Um conto erótico de Girls Family L
Categoria: Heterossexual
Contém 674 palavras
Data: 08/01/2026 14:52:55

Eu nunca fui homem de rotinas previsíveis, Clara. Meu nome é Eduardo, e quando te conheci, há quatro anos, em uma degustação de vinhos em São Paulo, vi em você uma chama que podia incendiar minha vida monótona. Casei-me contigo porque você era selvagem por baixo daquela fachada elegante, com seus olhos que prometiam segredos e um corpo que me fazia perder o fôlego. Mas o tempo, esse ladrão silencioso, nos pegou. As viagens a trabalho viraram desculpas para fugir do marasmo, da casa grande com seus quartos vazios e noites previsíveis. Eu precisava de algo para nos reacender, algo que nos tirasse do abismo da rotina, e planejei tudo com a precisão de um enólogo misturando uvas proibidas.

Você acha que foi por acaso, não é? Aquelas noites sozinhas com Sofia, minha filha de 24 anos agora, que cresceu tão independente, tão distante de mim após a morte da mãe dela. Eu via como vocês se olhavam, aqueles olhares furtivos pela casa, como se o ar entre vocês carregasse uma eletricidade que eu mesmo sentia pulsando nas veias. Não foi malícia, Clara – nunca pense isso. Foi um cálculo frio, mas apaixonado, para nos salvar. Eu incentivei as viagens longas, fingi atrasos em Roma ou Bordeaux, sabendo que a solidão as aproximaria. Eu plantava sementes: comentários casuais sobre como Sofia admirava sua força, ou como você poderia ser uma confidente para ela. E à noite, em hotéis distantes, imaginava vocês duas, o vinho que eu deixava na adega como isca, os toques acidentais que virariam inevitáveis.

Voltei mais cedo daquela vez, como planejei. Entrei pela garagem silenciosa, o coração martelando como um tambor surdo. Ouvi os gemidos antes de ver: você e Sofia no sofá da sala, os corpos entrelaçados em um emaranhado de pele e desejo. Não entrei correndo; fiquei na sombra, observando.
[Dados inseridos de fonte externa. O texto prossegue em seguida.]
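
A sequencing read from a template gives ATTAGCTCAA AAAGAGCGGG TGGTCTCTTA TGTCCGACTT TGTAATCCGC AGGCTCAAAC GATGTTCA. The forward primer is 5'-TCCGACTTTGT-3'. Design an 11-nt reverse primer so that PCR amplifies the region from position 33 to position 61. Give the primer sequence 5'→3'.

5'-CGTTTGAGCCT-3'

The product's 3' end on the top strand is position 61.
The reverse primer anneals to the top strand over positions 51–61, i.e. to AGGCTCAAACG.
Its sequence written 5'→3' is the reverse complement: CGTTTGAGCCT.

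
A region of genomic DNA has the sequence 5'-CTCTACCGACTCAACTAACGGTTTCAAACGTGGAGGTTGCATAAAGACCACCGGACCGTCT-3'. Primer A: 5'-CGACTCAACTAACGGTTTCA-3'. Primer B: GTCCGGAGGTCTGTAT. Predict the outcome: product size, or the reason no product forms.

Primer B (GTCCGGAGGTCTGTAT) does not match the top strand, and its reverse complement ATACAGACCTCCGGAC does not match either.
With no annealing site for primer B, no amplification occurs.

No product — primer B has no binding site in the template.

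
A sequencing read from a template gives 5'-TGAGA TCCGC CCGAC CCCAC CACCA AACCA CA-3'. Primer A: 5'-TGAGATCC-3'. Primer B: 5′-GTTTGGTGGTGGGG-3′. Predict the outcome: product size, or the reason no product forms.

Primer A (TGAGATCC) matches the top strand at positions 1–8; it acts as a forward primer.
Primer B's reverse complement is CCCCACCACCAAAC, matching the top strand at positions 15–28; it acts as a reverse primer.
The 3' ends face each other across positions 1–28, giving a 28 bp product.

Yes — a 28 bp product.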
Seu corpo sobre o dela, as mãos explorando curvas que eu conhecia só de relance, os sussurros roucos que ecoavam como um vinho tinto derramado. Aquilo me excitava de uma forma doentia, Clara – não pela possessão, mas pela transgressão que nos uniria. Meu pau endurecia só de pensar no depois, em como isso nos faria mais fortes, mais famintos um pelo outro.

Quando Sofia foi embora para o quarto dela, entrei. Você estava ali, desgrenhada, o cheiro de sexo ainda no ar, os olhos vidrados de culpa e prazer residual. "Eduardo...", murmurou, mas eu a calei com um beijo, puxando-a para mim com urgência. "Eu sei", disse eu, a voz baixa e confiante, enquanto minhas mãos desciam por suas costas, sentindo o tremor que eu mesmo havia orquestrado. "Eu planejei tudo isso, amor. As viagens, as noites sozinhas... Para nos tirar do tédio, para apimentar o que tínhamos perdido." Seus olhos se arregalaram, uma mistura de choque e algo mais sombrio, mas eu continuei, os lábios roçando seu pescoço. "Ver você assim, livre, desejando... Me excita como nada mais. Não é sobre controle; é sobre nós, sobre reacender o fogo que nos uniu."
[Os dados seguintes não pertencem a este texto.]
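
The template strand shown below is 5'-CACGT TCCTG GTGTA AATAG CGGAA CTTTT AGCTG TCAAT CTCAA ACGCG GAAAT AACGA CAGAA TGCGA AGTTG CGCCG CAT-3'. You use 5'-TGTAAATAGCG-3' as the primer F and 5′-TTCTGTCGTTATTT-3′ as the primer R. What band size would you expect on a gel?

54 bp

Forward primer TGTAAATAGCG is found on the top strand at positions 12–22.
The reverse primer's reverse complement is AAATAACGACAGAA, which matches the template at positions 52–65.
The product runs from position 12 to position 65, so its length is 65 − 12 + 1 = 54 bp.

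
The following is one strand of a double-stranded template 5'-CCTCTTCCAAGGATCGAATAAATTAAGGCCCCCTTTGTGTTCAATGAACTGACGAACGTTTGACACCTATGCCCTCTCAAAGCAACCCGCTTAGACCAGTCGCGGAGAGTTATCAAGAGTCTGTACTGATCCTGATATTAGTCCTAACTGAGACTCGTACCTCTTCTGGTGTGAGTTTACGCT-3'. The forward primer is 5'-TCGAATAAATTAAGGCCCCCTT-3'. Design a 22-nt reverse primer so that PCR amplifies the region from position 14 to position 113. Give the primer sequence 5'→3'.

The product's 3' end on the top strand is position 113.
The reverse primer anneals to the top strand over positions 92–113, i.e. to TAGACCAGTCGCGGAGAGTTAT.
Its sequence written 5'→3' is the reverse complement: ATAACTCTCCGCGACTGGTCTA.

5'-ATAACTCTCCGCGACTGGTCTA-3'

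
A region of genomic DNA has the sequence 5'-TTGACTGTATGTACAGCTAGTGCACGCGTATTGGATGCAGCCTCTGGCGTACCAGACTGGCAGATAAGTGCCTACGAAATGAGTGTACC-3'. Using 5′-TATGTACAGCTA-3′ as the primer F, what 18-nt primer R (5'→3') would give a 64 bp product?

5'-GCACTTATCTGCCAGTCT-3'

The forward primer binds at positions 8–19, so a 64 bp product ends at position 8 + 64 − 1 = 71.
The reverse primer anneals to the top strand over positions 54–71, i.e. to AGACTGGCAGATAAGTGC.
Its sequence written 5'→3' is the reverse complement: GCACTTATCTGCCAGTCT.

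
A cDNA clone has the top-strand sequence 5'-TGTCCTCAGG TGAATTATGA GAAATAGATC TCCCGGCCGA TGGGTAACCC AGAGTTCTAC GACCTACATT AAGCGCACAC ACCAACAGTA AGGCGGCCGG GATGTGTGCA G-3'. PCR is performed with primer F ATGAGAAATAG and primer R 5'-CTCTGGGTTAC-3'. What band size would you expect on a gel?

38 bp

The forward primer matches the template at positions 17–27.
Taking the reverse complement of CTCTGGGTTAC gives GTAACCCAGAG, found at positions 44–54 on the template; the primer anneals here to the top strand with its 3' end pointing upstream.
Amplicon spans positions 17–54: 38 bp.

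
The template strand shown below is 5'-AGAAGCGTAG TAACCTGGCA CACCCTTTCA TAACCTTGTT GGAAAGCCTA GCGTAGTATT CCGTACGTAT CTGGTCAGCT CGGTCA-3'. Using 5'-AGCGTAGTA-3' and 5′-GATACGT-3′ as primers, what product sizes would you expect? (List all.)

The forward primer AGCGTAGTA matches the top strand at positions 4–12, 50–58.
The reverse primer's reverse complement is ACGTATC, matching at positions 65–71.
Each forward site pairs with the reverse site to give a product ending at position 71: sizes 68, 22 bp.

68 bp, 22 bp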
Você hesitou, mas seu corpo traiu você – as coxas se abrindo quando eu a empurrei contra a parede, minhas mãos erguendo sua saia, sentindo a umidade que restava da noite. "Você é louco", sussurrou, mas com um sorriso torto, os dedos enfiando-se no meu cabelo enquanto eu a penetrava ali mesmo, devagar no início, depois com fúria, como se estivéssemos reivindicando um ao outro. Cada estocada era uma confissão: eu havia manipulado as peças, mas para o nosso bem, para que o desejo não morresse sufocado pela rotina. Gozamos juntos, um clímax que ecoou pela casa silenciosa, deixando-nos ofegantes e entrelaçados.
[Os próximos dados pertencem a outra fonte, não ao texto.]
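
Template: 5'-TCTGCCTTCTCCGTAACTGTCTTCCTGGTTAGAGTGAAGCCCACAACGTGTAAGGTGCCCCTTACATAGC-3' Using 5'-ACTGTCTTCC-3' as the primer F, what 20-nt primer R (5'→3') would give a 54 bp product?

5'-CTATGTAAGGGGCACCTTAC-3'

The forward primer binds at positions 16–25, so a 54 bp product ends at position 16 + 54 − 1 = 69.
The reverse primer anneals to the top strand over positions 50–69, i.e. to GTAAGGTGCCCCTTACATAG.
Its sequence written 5'→3' is the reverse complement: CTATGTAAGGGGCACCTTAC.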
Agora, de manhã, com Sofia na cozinha fingindo normalidade, eu te olho e sei que funcionou. Há uma nova tensão no ar, um segredo compartilhado que nos torna cúmplices. Não sou o herói da história, Clara – sou o arquiteto de uma loucura calculada, movido por um desejo que beira o abismo. Mas veja: nosso casamento pulsa de novo, vivo e perigoso. E na próxima viagem, quem sabe o que mais eu planejo para nos manter assim?